Inspired by this answer and by the comments below it, we could express it in terms of a generalized hypergeometric function as the following:

$$\Im\left[\text{Li}_3\left(\frac{2}{3}-\frac{2\sqrt{2}}{3}i\right)\right] = \frac{1}{3}\arcsin^3\left(\frac{\sqrt3}{3}\right) - \frac{2\sqrt3}{3}{_4F_3}\!\left(\begin{array}c \tfrac12,\tfrac12,\tfrac12,\tfrac12\\\tfrac32, \tfrac32,\tfrac32\end{array}\middle|\,\frac13\right).$$

• Edifying though this expression may be, it's hard to regard it as anything else but a closed form for the hypergeometric term in terms of the trilogarithm, not the other way around. ;) Commented Jan 10, 2016 at 15:22
• @DavidH "free of polylogs and imaginary numbers". That was the best of me.

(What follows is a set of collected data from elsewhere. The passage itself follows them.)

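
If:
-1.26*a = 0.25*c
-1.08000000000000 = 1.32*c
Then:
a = 0.16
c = -0.82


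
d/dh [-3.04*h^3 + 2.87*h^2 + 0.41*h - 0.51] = -9.12*h^2 + 5.74*h + 0.41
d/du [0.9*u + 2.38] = 0.900000000000000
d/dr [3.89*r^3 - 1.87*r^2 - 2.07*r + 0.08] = 11.67*r^2 - 3.74*r - 2.07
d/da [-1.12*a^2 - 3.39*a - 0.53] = -2.24*a - 3.39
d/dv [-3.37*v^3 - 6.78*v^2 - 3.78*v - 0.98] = -10.11*v^2 - 13.56*v - 3.78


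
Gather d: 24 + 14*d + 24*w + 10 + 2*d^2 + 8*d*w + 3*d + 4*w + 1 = 2*d^2 + d*(8*w + 17) + 28*w + 35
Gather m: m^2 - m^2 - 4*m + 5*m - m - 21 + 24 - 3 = 0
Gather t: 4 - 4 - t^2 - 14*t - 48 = -t^2 - 14*t - 48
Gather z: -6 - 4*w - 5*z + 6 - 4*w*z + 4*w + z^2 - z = z^2 + z*(-4*w - 6)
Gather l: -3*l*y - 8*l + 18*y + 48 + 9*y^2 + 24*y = l*(-3*y - 8) + 9*y^2 + 42*y + 48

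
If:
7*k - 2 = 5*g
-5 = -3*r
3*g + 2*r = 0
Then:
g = -10/9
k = -32/63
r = 5/3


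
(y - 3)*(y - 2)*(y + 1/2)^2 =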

It would be nice to look behind the hypergeom expression. Commented Jan 10, 2016 at 15:35
• This has a very nice symmetry to my answer here, $$\Im\left[\operatorname{Li}_3\big(1+i\big)\right] =-\frac13\arcsin^3\left(\frac{\sqrt2}{2}\right)+\sqrt2\;{_4F_3}\left(\begin{array}c\tfrac12,\tfrac12,\tfrac12,\tfrac12\\ \tfrac32,\tfrac32,\tfrac32\end{array}\middle|\;\tfrac12\right)$$ Commented Jun 24, 2019 at 16:00

Inspired in turn by user 153012's answer which is similar to my answer in this post, then more generally, for any real $$k>1$$,

$$\Im\left[\operatorname{Li}_3\left(\frac2k\,\big(1\pm\sqrt{1-k}\big)\right)\right] =\color{red}\mp\frac13\arcsin^3\left(\frac1{\sqrt k}\right)\pm\frac2{\sqrt k}\;{_4F_3}\left(\begin{array}c\tfrac12,\tfrac12,\tfrac12,\tfrac12\\ \tfrac32,\tfrac32,\tfrac32\end{array}\middle|\;\frac1k\right)$$

where the OP's case was just $$k=3$$.

Edit: Courtesy of Oussama Boussif in his answer here, there is also a broad identity for $$\rm{Li}_2(x)$$ but for the real part,

$$\Re\left[\rm{Li}_{2}\left(\frac{1}{2}+iq\right)\right]=\frac{{\pi}^{2}}{12}-\frac{1}{8}{\ln{\left(\frac{1+4q^2}{4}\right)}}^{2}-\frac{{\arctan{(2q)}}^{2}}{2}$$